Collaboration entre le Cgfr et l'armée

Dans son rapport, le CPA arrive à la conclusion que le pilotage et la mise en oeuvre de la collaboration entre le Cgfr et l'armée sont globalement adéquats, même s'il a parfois constaté, là aussi, un certain manque de clarté dans la délimitation des compétences (cf. chap. 5.4 du rapport du CPA). Par contre, le CPA porte un regard beaucoup plus critique sur le rapport coûts/avantages de cette collaboration.
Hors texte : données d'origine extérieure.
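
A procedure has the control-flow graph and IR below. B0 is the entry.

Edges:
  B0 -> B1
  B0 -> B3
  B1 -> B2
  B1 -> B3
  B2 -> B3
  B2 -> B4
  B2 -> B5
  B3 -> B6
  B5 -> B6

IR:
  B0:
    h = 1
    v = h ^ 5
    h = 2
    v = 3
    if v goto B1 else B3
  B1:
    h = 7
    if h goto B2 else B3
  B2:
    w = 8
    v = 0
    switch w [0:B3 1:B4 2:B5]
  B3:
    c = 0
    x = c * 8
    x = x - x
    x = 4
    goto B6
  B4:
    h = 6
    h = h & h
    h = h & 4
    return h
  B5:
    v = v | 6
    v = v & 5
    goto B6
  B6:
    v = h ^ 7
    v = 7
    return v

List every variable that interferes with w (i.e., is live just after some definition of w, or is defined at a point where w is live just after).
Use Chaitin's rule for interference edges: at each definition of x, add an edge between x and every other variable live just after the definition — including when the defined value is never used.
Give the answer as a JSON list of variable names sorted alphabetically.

Answer: ["h", "v"]

Working:
Block summaries:
  B0: def={h,v} ue=∅
  B1: def={h} ue=∅
  B2: def={v,w} ue=∅
  B3: def={c,x} ue=∅
  B4: def={h} ue=∅
  B5: def={v} ue={v}
  B6: def={v} ue={h}

Backward fixpoint:
  live B0: ∅→{h}
  live B1: ∅→{h}
  live B2: {h}→{h,v}
  live B3: {h}→{h}
  live B4: ∅→∅
  live B5: {h,v}→{h}
  live B6: {h}→∅

Interfere edges:
  c↔{h}
  h↔{c,v,w,x}
  v↔{h,w}
  w↔{h,v}
  x↔{h}

N(w) = ["h", "v"]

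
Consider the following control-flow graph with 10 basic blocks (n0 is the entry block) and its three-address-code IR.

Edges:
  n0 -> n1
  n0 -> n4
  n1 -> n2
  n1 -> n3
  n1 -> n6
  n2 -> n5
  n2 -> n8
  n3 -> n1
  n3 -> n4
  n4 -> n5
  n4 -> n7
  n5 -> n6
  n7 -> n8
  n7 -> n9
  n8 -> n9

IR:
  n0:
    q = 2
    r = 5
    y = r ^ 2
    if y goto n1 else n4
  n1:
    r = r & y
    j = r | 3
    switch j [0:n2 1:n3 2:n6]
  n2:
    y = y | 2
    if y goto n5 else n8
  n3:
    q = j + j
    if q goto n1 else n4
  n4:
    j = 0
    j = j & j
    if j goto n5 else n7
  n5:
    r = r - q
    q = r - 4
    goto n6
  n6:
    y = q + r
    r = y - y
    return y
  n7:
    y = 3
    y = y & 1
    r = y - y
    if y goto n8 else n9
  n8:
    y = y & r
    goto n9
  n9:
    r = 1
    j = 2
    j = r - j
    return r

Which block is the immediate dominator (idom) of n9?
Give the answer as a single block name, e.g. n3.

idom tree: n1←n0 n2←n1 n3←n1 n4←n0 n5←n0 n6←n0 n7←n4 n8←n0 n9←n0
Dom∩ at merges:
  n1: preds {n0,n3}: {n0} ∩ {n0,n1,n3} = {n0}; idom=n0
  n4: preds {n0,n3}: {n0} ∩ {n0,n1,n3} = {n0}; idom=n0
  n5: preds {n2,n4}: {n0,n1,n2} ∩ {n0,n4} = {n0}; idom=n0
  n6: preds {n1,n5}: {n0,n1} ∩ {n0,n5} = {n0}; idom=n0
  n8: preds {n2,n7}: {n0,n1,n2} ∩ {n0,n4,n7} = {n0}; idom=n0
  n9: preds {n7,n8}: {n0,n4,n7} ∩ {n0,n8} = {n0}; idom=n0

idom(n9) = n0

Answer: n0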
Conformément à l'arrêté fédéral concerné12, le service d'appui est limité à la fin 2012 au plus tard. Il incombera au Parlement de décider d'une éventuelle nouvelle prolongation de la coopération de l'armée avec le Cgfr; le cas échéant, il devra tenir compte du fait que ces services d'appui doivent avoir une durée limitée, conformément à la loi sur l'armée et l'administration militaire. La CdG-E estime que si l'armée devait cesser d'apporter son soutien au Cgfr, il faudrait accorder une attention particulière à la dotation en personnel du Cgfr ­ sans obligatoirement garantir un effectif minimal ­, afin d'assurer une protection des frontières qui soit efficace (cf. ch. 2.2 du présent rapport).

3

Considérations finales

La CdG-E prie le Conseil fédéral de bien vouloir prendre position sur ses conclusions et recommandations ainsi que sur l'évaluation du CPA d'ici au 31 janvier 2011. Elle l'invite en outre à indiquer au moyen de quelles mesures et dans quel délai il envisage de mettre en oeuvre les recommandations de la commission.

12 octobre 2010

Au nom de la Commission de gestion du Conseil des Etats: Le président, Claude Janiak La secrétaire, Beatrice Meli Andres La présidente de la sous-commission DFF/DFE, Helen Leumann La secrétaire de la sous-commission DFF/DFE, Irene Moser

12

Arrêté fédéral du 19 décembre 2007 concernant l'engagement de l'armée pour le renforcement du Corps des gardes-frontière dans leurs tâches de protection de la frontière, FF 2008 139.